Champion en titre et pays hôte, le Nigeria attendait cette finale sur ses terres depuis qu’il a soulevé le trophée il ya deux ans en République de Corée. En devenant une quatrième fois champion du monde, il avait rendez-vous avec l’Histoire. Sauf que la Suisse est arrivée un tout petit peu plus tôt dans la file d’attente et a donc été servie la première…

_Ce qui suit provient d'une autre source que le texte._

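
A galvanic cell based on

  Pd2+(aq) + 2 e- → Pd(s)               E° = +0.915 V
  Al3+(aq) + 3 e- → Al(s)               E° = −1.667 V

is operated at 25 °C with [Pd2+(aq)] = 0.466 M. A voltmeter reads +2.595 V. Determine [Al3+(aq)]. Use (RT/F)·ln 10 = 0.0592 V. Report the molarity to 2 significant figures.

0.070 M

Pd²⁺/Pd is the cathode (higher E°); E°cell = +0.915 − (−1.667) = +2.582 V with n = 6.
Rearranging E = E° − (0.0592/n)·log Q gives log Q = 6(+2.582 − (+2.595))/0.0592 = −1.318.
The balanced reaction is 3 Pd2+(aq) + 2 Al(s) → 3 Pd(s) + 2 Al3+(aq), so Q = [Al3+(aq)]^2 / [Pd2+(aq)]^3.
Isolating [Al3+(aq)] in Q = 10^{−1.318} yields log [Al3+(aq)] = −1.156, i.e. 0.070 M.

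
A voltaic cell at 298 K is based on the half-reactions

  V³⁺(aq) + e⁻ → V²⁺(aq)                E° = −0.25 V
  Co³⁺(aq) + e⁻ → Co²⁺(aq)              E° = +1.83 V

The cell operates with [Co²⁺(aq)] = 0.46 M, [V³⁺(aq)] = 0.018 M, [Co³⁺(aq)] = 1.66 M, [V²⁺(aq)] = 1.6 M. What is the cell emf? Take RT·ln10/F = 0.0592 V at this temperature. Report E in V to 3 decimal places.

+2.228 V

Since E°(Co³⁺/Co²⁺) > E°(V³⁺/V²⁺), Co³⁺/Co²⁺ serves as the cathode.
E°cell = E°cat − E°an = +1.83 − (−0.25) = +2.08 V; n = 1.
Balancing gives Co³⁺(aq) + V²⁺(aq) → Co²⁺(aq) + V³⁺(aq); hence Q = ([Co²⁺(aq)]·[V³⁺(aq)]) / ([Co³⁺(aq)]·[V²⁺(aq)]) = 0.00312 (log Q = −2.506).
By the Nernst equation, E = +2.08 − (0.0592/1)·(−2.506) = +2.228 V.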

Pour sa première participation à l’épreuve reine, la voilà championne du monde. Un exploit historique obtenu au National Stadium d’Abuja ce dimanche 15 novembre, grâce à un but de son attaquant Haris Seferovic.

Pied au plancher
Portés par 60 000 fans déchaînés, les Golden Eaglets attaquent pourtant pied au plancher. Dès la troisième minute, Edafe Egbedi est bloqué et préfère remettre en retrait à Abdul Ajagun. Mais la frappe à ras de terre du milieu nigérian est sauvée sur sa ligne contre son poteau par Charryl Chapuis. Deux minutes plus tard, Benjamin Siegrist est littéralement bombardé, mais Stanley Okoro par deux fois et Aigbe Oliha trouvent les gants fermes du portier suisse (5’). Ce n’est pas cette avalanche de frappes qui mettra Siegrist K.O. mais l’action suivant au cours de laquelle le pied de Sani Emmanuel manque le ballon mais pas le visage du gardien. Après avoir laissé passé l’orage, les Européens montrent enfin leurs qualités offensives. Une contre attaque hyper rapide est conclue par une frappe en bout de course de Janick Kamber, qui avait peut-être mieux à faire avec la présence de Nassim Ben Khalifa au point de penalty (11’).

Mais le Nigeria a déjà prouvé que chacun de ses joueurs pouvait porter le danger. Sur un corner, c’est le défenseur central Kenneth Omeruo qui s’envole mais son puissant coup de tête n’est pas cadré (17’). Après ce premier quart d’heure sur un train d’enfer, le Nigeria ralentit la cadence et la Suisse tente d’en profiter. Même si les hôtes maîtrisent le cuir, Chapuis, Frédéric Veseli et Bruno Martignoni maîtrisent eux l’art de la défense. Ce dernier effectue d’ailleurs un tacle monumental pour empêcher Okoro de marquer (43’). Discret depuis le début de la partie, Haris Seferovic aurait pu rentrer au vestiaire avec le costume de héros. Mais il manque sa reprise de volée à 10 mètres (44’). Les dernières actions reviennent à Emmanuel, mais sa frappe en pivot à l’entrée de la surface est d’abord bloquée par Siegrist, avant que son ballon piqué dans la minute suivante ne soit trop croisé.

Une tête contre 60 000 voix
Les locaux reviennent aussi motivés des vestiaires, mais moins précis. La frappe d’Ajagun est dévissée (47’), l’ouverture d’Oliha pour Emmanuel est trop longue (54’). Du coup la première opportunité revient à Seferovic qui, bien servi par Ben Khalifa élimine Omeruo en puissance, mais manque sa frappe du gauche (57’). Les Eaglets répondent par une superbe combinaison avec Emmanuel à la talonnade et Okoro à la frappe, mais Siegrist est vigilant (59’). Le tableau d’affichage reste bloqué à 0:0, mais les 22 acteurs font tout pour changer les choses.

Discret voire maladroit depuis le début de la rencontre, c’est pourtant Seferovic qui va se charger de cette mission. A la réception d’un corner, l’attaquant helvétique saute plus haut que Ramon Azeez et d’une tête décroisée fait exploser son camp de bonheur… et taire 60 000 cris et vuvuzuelas (63’, 1:0). Décidemment moins en réussite lorsqu’il est titulaire, Emmanuel manque de peu l’occasion d’égaliser lorsque sa frappe enroulée frôle la transversale avant qu’il quitte le terrain (75’). Son remplaçant Yusuf Otubanjo se met immédiatement en évidence en expédiant une tête sur la barre, avant que Siegrist ne sorte vainqueur d’un énorme cafouillage sur sa ligne (78’).